Personal information
- Born: 30 November 1964 (age 61) Enschede, Overijssel, Netherlands
- Height: 197 cm (6 ft 6 in)
- Weight: 93 kg (205 lb)
- Spouse: Tessa Appeldoorn

Sport
- Sport: Rowing
- Club: R.S.V.U. Okeanos Amsterdam

Medal record
Men's rowing
Representing the Netherlands
Olympic Games
| Gold medal – first place | 1996 Atlanta | Eight |
| Bronze medal – third place | 1992 Barcelona | Double sculls |
World Championships
| Gold medal – first place | 1991 Vienna | Double sculls |
| Silver medal – second place | 1994 Indianapolis | Eight |
| Silver medal – second place | 1995 Tampere | Eight |

= Henk-Jan Zwolle =

Dutch rower

Henk-Jan Zwolle (born 30 November 1964 in Enschede, Overijssel) is a former rower from the Netherlands and two-time Olympic medallist. He competed in three consecutive Summer Olympics, starting in 1988.

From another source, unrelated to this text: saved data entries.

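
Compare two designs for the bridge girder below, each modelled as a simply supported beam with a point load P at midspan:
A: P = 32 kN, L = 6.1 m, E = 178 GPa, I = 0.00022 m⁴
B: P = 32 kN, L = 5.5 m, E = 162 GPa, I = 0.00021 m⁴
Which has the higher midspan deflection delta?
Model: a simply supported beam with a point load P at midspan, so delta = (P·L^3) / (48·E·I) (SI units).
  A: delta = (32000 × 6.1^3) / (48 × (1.78 × 10¹¹) × 0.00022) = 0.003864 m = 3.864 mm
  B: delta = (32000 × 5.5^3) / (48 × (1.62 × 10¹¹) × 0.00021) = 0.00326 m = 3.26 mm
3.864 mm > 3.26 mm, so A is larger.
Final answer: A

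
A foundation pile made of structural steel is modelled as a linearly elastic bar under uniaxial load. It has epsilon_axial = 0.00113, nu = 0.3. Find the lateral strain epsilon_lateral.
Model: a linearly elastic bar under uniaxial load, so epsilon_lateral = -nu·epsilon_axial.
Substitute:
  epsilon_lateral = -(0.3 × 0.00113)
  epsilon_lateral = -0.000339
Final answer: epsilon_lateral = -0.000339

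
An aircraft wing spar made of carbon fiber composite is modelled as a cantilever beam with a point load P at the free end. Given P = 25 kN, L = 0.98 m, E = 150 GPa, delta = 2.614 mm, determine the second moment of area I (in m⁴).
Model: a cantilever beam with a point load P at the free end, so delta = (P·L^3) / (3·E·I).
Solve for I: I = (P·L^3) / (3·delta·E).
Convert to SI units:
  P = 25 kN = 25000 N
  E = 150 GPa = 1.5 × 10¹¹ Pa
  delta = 2.614 mm = 0.002614 m
Substitute:
  I = (25000 × 0.98^3) / (3 × 0.002614 × (1.5 × 10¹¹))
  I = 2 × 10⁻⁵ m⁴
Final answer: I = 2 × 10⁻⁵ m⁴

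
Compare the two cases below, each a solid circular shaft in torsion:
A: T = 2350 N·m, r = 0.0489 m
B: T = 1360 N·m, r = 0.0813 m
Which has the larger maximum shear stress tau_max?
Model: a solid circular shaft in torsion, so tau_max = (2·T) / (π·r^3) (SI units).
  A: tau_max = (2 × 2350) / (π × 0.0489^3) = 1.279 × 10⁷ Pa = 12.79 MPa
  B: tau_max = (2 × 1360) / (π × 0.0813^3) = 1.611 × 10⁶ Pa = 1.611 MPa
12.79 MPa > 1.611 MPa, so A is larger.
Final answer: A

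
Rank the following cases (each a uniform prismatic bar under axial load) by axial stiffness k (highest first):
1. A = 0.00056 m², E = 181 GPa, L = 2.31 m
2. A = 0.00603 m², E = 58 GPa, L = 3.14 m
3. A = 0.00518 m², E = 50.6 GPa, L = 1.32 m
Model: a uniform prismatic bar under axial load, so k = (A·E) / L (SI units).
  Case 1: k = (0.00056 × (1.81 × 10¹¹)) / 2.31 = 4.388 × 10⁷ N/m = 43.88 MN/m
  Case 2: k = (0.00603 × (5.8 × 10¹⁰)) / 3.14 = 1.114 × 10⁸ N/m = 111.4 MN/m
  Case 3: k = (0.00518 × (5.06 × 10¹⁰)) / 1.32 = 1.986 × 10⁸ N/m = 198.6 MN/m
Ordering: 198.6 MN/m (case 3) > 111.4 MN/m (case 2) > 43.88 MN/m (case 1)
Final answer: 3, 2, 1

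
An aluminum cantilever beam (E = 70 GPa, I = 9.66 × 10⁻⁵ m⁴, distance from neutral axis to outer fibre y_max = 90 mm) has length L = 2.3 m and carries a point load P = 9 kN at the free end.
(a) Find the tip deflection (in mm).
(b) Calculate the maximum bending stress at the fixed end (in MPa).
(a) Tip deflection of a cantilever with an end point load: δ = P·L^3 / (3·E·I). Convert P = 9 kN = 9000 N, E = 70 GPa = 7 × 10¹⁰ Pa.
  δ = (9000 × 2.3^3) / (3 × (7 × 10¹⁰) × (9.66 × 10⁻⁵)) = 0.005398 m = 5.398 mm
(b) Maximum bending moment at the fixed end: M = P·L = 9000 × 2.3 = 20700 N·m. Convert y_max = 90 mm = 0.09 m.
  σ = M·y_max / I = (20700 × 0.09) / (9.66 × 10⁻⁵) = 1.929 × 10⁷ Pa = 19.29 MPa
Final answer: (a) δ = 5.398 mm, (b) σ = 19.29 MPa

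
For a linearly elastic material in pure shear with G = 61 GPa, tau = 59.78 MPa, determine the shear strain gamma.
Model: a linearly elastic material in pure shear, so tau = G·gamma.
Solve for gamma: gamma = tau / G.
Convert to SI units:
  G = 61 GPa = 6.1 × 10¹⁰ Pa
  tau = 59.78 MPa = 5.978 × 10⁷ Pa
Substitute:
  gamma = (5.978 × 10⁷) / (6.1 × 10¹⁰)
  gamma = 0.00098
Final answer: gamma = 0.00098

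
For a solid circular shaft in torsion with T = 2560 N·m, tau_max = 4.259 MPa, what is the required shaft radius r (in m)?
Model: a solid circular shaft in torsion, so tau_max = (2·T) / (π·r^3).
Solve for r: r = ((2·T) / (π·tau_max))^(1/3).
Convert to SI units:
  tau_max = 4.259 MPa = 4.259 × 10⁶ Pa
Substitute:
  r = ((2 × 2560) / (π × (4.259 × 10⁶)))^(1/3)
  r = 0.0726 m
Final answer: r = 0.0726 m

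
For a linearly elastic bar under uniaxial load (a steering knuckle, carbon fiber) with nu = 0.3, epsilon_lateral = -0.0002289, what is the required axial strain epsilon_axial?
Model: a linearly elastic bar under uniaxial load, so epsilon_lateral = -nu·epsilon_axial.
Solve for epsilon_axial: epsilon_axial = -epsilon_lateral / nu.
Substitute:
  epsilon_axial = -(-0.0002289) / 0.3
  epsilon_axial = 0.000763
Final answer: epsilon_axial = 0.000763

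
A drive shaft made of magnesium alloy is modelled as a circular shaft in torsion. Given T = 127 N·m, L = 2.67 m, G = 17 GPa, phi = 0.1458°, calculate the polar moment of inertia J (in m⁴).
Model: a circular shaft in torsion, so phi = (T·L) / (G·J).
Solve for J: J = (T·L) / (phi·G).
Convert to SI units:
  G = 17 GPa = 1.7 × 10¹⁰ Pa
  phi = 0.1458° = 0.002545 rad
Substitute:
  J = (127 × 2.67) / (0.002545 × (1.7 × 10¹⁰))
  J = 7.838 × 10⁻⁶ m⁴
Final answer: J = 7.838 × 10⁻⁶ m⁴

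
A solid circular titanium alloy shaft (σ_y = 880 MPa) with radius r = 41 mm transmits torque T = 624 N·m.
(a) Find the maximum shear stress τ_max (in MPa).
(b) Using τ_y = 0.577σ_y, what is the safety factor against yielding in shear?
(a) For a solid circular shaft, τ_max = T·r/J with J = π·r^4/2, i.e. τ_max = 2·T / (π·r^3). Convert r = 41 mm = 0.041 m.
  τ_max = (2 × 624) / (π × 0.041^3) = 5.764 × 10⁶ Pa = 5.764 MPa
(b) τ_y = 0.577 × 880 = 507.76 MPa
  SF = τ_y/τ_max = 507.76 / 5.764 = 88.09
Final answer: (a) τ_max = 5.764 MPa, (b) SF = 88.09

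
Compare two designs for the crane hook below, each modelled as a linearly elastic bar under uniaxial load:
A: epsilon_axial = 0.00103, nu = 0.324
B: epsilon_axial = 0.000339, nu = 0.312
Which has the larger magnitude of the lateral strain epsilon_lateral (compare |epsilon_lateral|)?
Model: a linearly elastic bar under uniaxial load, so epsilon_lateral = -nu·epsilon_axial (SI units).
  A: epsilon_lateral = -(0.324 × 0.00103) = -0.0003337
  B: epsilon_lateral = -(0.312 × 0.000339) = -0.0001058
|epsilon_lateral|: A = 0.0003337, B = 0.0001058, so A is larger in magnitude.
Final answer: A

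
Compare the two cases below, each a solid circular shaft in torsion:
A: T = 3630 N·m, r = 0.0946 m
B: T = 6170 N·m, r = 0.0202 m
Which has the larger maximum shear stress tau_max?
Model: a solid circular shaft in torsion, so tau_max = (2·T) / (π·r^3) (SI units).
  A: tau_max = (2 × 3630) / (π × 0.0946^3) = 2.73 × 10⁶ Pa = 2.73 MPa
  B: tau_max = (2 × 6170) / (π × 0.0202^3) = 4.766 × 10⁸ Pa = 476.6 MPa
476.6 MPa > 2.73 MPa, so B is larger.
Final answer: B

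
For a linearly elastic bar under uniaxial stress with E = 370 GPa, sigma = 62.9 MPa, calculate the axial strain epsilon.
Model: a linearly elastic bar under uniaxial stress, so sigma = E·epsilon.
Solve for epsilon: epsilon = sigma / E.
Convert to SI units:
  E = 370 GPa = 3.7 × 10¹¹ Pa
  sigma = 62.9 MPa = 6.29 × 10⁷ Pa
Substitute:
  epsilon = (6.29 × 10⁷) / (3.7 × 10¹¹)
  epsilon = 0.00017
Final answer: epsilon = 0.00017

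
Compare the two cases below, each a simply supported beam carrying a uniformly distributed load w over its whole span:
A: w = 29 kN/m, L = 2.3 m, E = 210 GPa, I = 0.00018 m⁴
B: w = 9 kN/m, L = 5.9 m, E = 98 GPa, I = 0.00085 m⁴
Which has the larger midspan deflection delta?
Model: a simply supported beam carrying a uniformly distributed load w over its whole span, so delta = (5·w·L^4) / (384·E·I) (SI units).
  A: delta = (5 × 29000 × 2.3^4) / (384 × (2.1 × 10¹¹) × 0.00018) = 0.0002795 m = 0.2795 mm
  B: delta = (5 × 9000 × 5.9^4) / (384 × (9.8 × 10¹⁰) × 0.00085) = 0.001705 m = 1.705 mm
1.705 mm > 0.2795 mm, so B is larger.
Final answer: B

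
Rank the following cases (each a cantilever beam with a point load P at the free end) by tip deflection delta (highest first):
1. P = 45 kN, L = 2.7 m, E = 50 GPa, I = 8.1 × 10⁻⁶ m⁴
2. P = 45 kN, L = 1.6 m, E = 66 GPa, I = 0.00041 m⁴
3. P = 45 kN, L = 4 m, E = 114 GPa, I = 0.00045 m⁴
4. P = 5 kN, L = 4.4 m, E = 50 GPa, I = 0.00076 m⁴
Model: a cantilever beam with a point load P at the free end, so delta = (P·L^3) / (3·E·I) (SI units).
  Case 1: delta = (45000 × 2.7^3) / (3 × (5 × 10¹⁰) × (8.1 × 10⁻⁶)) = 0.729 m = 729 mm
  Case 2: delta = (45000 × 1.6^3) / (3 × (6.6 × 10¹⁰) × 0.00041) = 0.002271 m = 2.271 mm
  Case 3: delta = (45000 × 4^3) / (3 × (1.14 × 10¹¹) × 0.00045) = 0.01871 m = 18.71 mm
  Case 4: delta = (5000 × 4.4^3) / (3 × (5 × 10¹⁰) × 0.00076) = 0.003736 m = 3.736 mm
Ordering: 729 mm (case 1) > 18.71 mm (case 3) > 3.736 mm (case 4) > 2.271 mm (case 2)
Final answer: 1, 3, 4, 2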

Zwolle and Nico Rienks won gold in double sculls at the 1991 World Rowing Championships in Vienna. The following year, they won a bronze medal in the men's double sculls at the 1992 Summer Olympics. At the 1996 Summer Olympics, he claimed the gold medal in the men's eight event with the Holland Acht (Holland Eight).

He married fellow Dutch rower Tessa Appeldoorn in October 1998.